Lexicographic order on increasing $k$-tuples

Question

Let $L(n,k)$ be the increasing $k$-tuples from $\{1,\dots,n\}$, listed in lexicographic order.

Eg, for $n=9$, $k=3$, the sequence $L(n,k)$ would be:

$$(1,2,3), (1, 2, 4), (1, 2, 5),\dots,(7, 8, 9).$$

The question is: given that a $k$-tuple $(a_1,\dots,a_k)$ is in position $N$ in $L(n,k)$, with $a_k<n$, is there a formula for the position of $(a_1,\dots,a_k,a_k+1)$ in $L(n,k+1)$ in terms of $N$?

(The original post asked about the case $n=9$, $k=3$, and was a bit difficult to understand, so I have edited it. Please feel free to revert the changes if you wish.)

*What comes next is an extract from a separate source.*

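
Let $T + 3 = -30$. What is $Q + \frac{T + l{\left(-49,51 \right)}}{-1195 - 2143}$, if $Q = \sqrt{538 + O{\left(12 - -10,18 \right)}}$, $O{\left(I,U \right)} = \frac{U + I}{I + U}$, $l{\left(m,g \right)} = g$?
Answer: $- \frac{9}{1669} + 7 \sqrt{11} \approx 23.211$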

EDIT [JMP]: Original formula said $n$, but $(7,8,9)\to(7,8,9,10)$ for example.

EDIT [HT]: Rather than change $n$ to $n+1$, I explicitly required $a_k<n$, which seems to have been what the OP intended.

Answer 1

Write all $k$-tuples from $\lbrace 0,\dots,n-1\}$ in reverse lex order. E.g., for $n=5$ and $k=3$ we get $012, 013, 023, 123, 014, 024, 124, 034, 134, 234$. Call the terms $x_0,x_1,\dots$, so for the above example $x_5=024$ (short for $(0,2,4)$). Now suppose that $(a_1,a_2,\dots,a_k)=x_N$. Then $N={a_k\choose k}+{a_{k-1}\choose k-1} + \cdots+{a_1\choose 1}$. This is essentially due to Macaulay. See for instance http://arxiv.org/pdf/1403.4862.pdf.

Let $x_0,x_1,\dots,x_{t-1}$ (where $t={n\choose k}$) be the reverse lex order of $k$-tuples from $\lbrace 0,\dots, n-1\rbrace$. Then $x_{t-1}, x_{t-2},\dots, x_0$ is the lex order of the same set, with respect to the order $n-1<n-2<\cdots<0$. Thus it is easy to compute the position of $(a_1,\dots,a_k,a_k+1)$ in $L(n,k+1)$, but it won't be a formula just in terms of $N$.